Failed kitchen experiments and culinary hacks.

Winter Tomato Sauce with Rosemary Cream

30 Jan 2010


In continuing with the theme of open-sourcing my most beloved recipes, here is one of the classics that the girlfriend absolutely loves. However, I can't take all the credit, since my Dad has been making something very similar for as long as I can remember. I also can't speak for whether or not he wants this out in public, but it's a bit late for that and I don't think he'll serve me with a DCMA takedown notice.

While this recipe doesn't call for much active time, it is time consuming as the sauce should simmer for hours. This slow-simmering allows the the flavors to meld together, the sauce to thicken and the tomatoes to become a bit sweeter without any added sugar as is often required to balance out the acidity in quick tomato sauces. You can follow the tomato sauce recipe as a master recipe and exclude the rosemary cream infusion, but that might be viewed as a bit crazy since that is what really makes this sauce really special.

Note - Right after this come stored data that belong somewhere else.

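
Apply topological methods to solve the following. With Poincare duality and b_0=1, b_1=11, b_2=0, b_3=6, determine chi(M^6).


By Poincare duality b_k = b_{6-k}, so full Betti numbers: b_0=1, b_1=11, b_2=0, b_3=6, b_4=0, b_5=11, b_6=1.
chi = sum (-1)^k b_k = -26

-26


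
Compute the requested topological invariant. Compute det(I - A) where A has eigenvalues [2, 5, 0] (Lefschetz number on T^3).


For a torus self-map: L(f) = det(I - A) where A acts on H_1.
L(f) = (1-2) * (1-5) * (1-0) = -1 * -4 * 1 = 4

4


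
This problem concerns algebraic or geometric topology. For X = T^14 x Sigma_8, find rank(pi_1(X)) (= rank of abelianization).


pi_1(A x B) = pi_1(A) x pi_1(B); rank of abelianization = b_1.
b_1(T^14) = 14, b_1(Sigma_8) = 2*8 = 16.
b_1(product) = 14 + 16 = 30

30


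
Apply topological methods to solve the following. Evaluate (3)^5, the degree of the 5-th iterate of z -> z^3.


deg(f) = 3. Degree is multiplicative: deg(f^5) = (deg f)^5.
deg(f^5) = (3)^5 = 243

243


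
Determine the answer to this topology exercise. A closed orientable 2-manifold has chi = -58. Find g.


chi = 2 - 2g for closed orientable surfaces.
-58 = 2 - 2g
2g = 2 - (-58) = 60
g = 30

30


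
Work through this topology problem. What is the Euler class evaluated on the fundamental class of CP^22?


For any closed oriented manifold, <e(TM),[M]> = chi(M).
chi(CP^22) = 22+1 = 23

23


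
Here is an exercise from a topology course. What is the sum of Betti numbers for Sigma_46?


For Sigma_46: b_0 = 1, b_1 = 2g = 92, b_2 = 1.
Total = 1 + 92 + 1 = 94

94


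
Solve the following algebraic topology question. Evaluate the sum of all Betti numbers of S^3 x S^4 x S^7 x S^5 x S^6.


Total Betti number is multiplicative under products.
Each S^d (d>=1) has total Betti number 2.
There are 5 sphere factors.
Total = 2^5 = 32

32


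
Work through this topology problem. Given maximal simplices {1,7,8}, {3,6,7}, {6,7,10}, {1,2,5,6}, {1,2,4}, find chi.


Enumerate all faces; f-vector: f_0=9, f_1=16, f_2=8, f_3=1.
chi = sum (-1)^k f_k = 0

0


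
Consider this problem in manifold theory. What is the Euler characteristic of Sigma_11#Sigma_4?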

Also of note, this sauce is the recipe that I make in the winter using canned tomatoes, since fresh tomatoes are out-of-season and totally suck. For canned tomatoes, I almost always use fire roasted Muir Glen organic crushed tomatoes, since the roasting adds some nice depth of flavor. No, they're not paying me to say that, but I wish they were. When it gets warmer again in NYC and fresh tomatoes become available again, I'll consider sharing some fresh tomato sauce recipes. So, until the weather finally warms up, here you go:

Winter Tomato Sauce with Rosemary Cream Infusion

Makes enough for 2 lbs. pasta

  • 2 28-oz. cans diced tomatoes
  • 1 can tomato paste
  • 2 c. chicken stock
  • 4 tbsp. olive oil
  • 1 large white onion, coarsely chopped
  • 6 cloves garlic, minced
  • 2 carrots, sliced
  • 2 celery stalks, sliced
  • 1 c. dry red wine
  • 2 bay leaves
  • 1 tsp. dried oregano
  • 1 tsp. dried basil
  • 1 c. heavy cream
  • 3 tbsp. fresh rosemary

  1. Place olive oil in a large sauce pan over medium heat. Add onions and saute for 5 minutes. Toss in the carrots and celery and cook for another 10 minutes, until they are soft and brighten in color. Add garlic and saute another 1 minute. While the mirepoix is sauteing, get busy with the can opener for your winter workout and open the tomatoes and tomato paste.
  2. Add the wine to the pan and deglaze the bottom, scraping up all the goodness on the bottom. Once the wine has cooked off, add in the stock, tomatoes, paste and dried herbs and bring to a boil. Turn the burner down the lowest setting to keep the sauce just barely simmering.
  3. Cook the sauce for 3 hours, stirring every 20-30 minutes, but more frequently towards the end, as it will be thicker and more prone to burning.
  4. At the tail end of the tomato sauce, put the heavy cream in a small pot with the rosemary and bring to a boil over low flame. Once boiling is achieved, turn off the flame and place a cover on the pot to allow the rosemary to infuse into the cream.
  5. When you are ready to serve, remove the bay leaves, unless you're dining with people you dislike. At this point, I usually place half of the sauce in a freezer bag to freeze, or reserve to use on pizza. Strain the rosemary from the cream. Mix the rosemary cream infusion into the remaining half of the sauce and finish the pasta in the sauce. Serve topped with parsley and parmesan.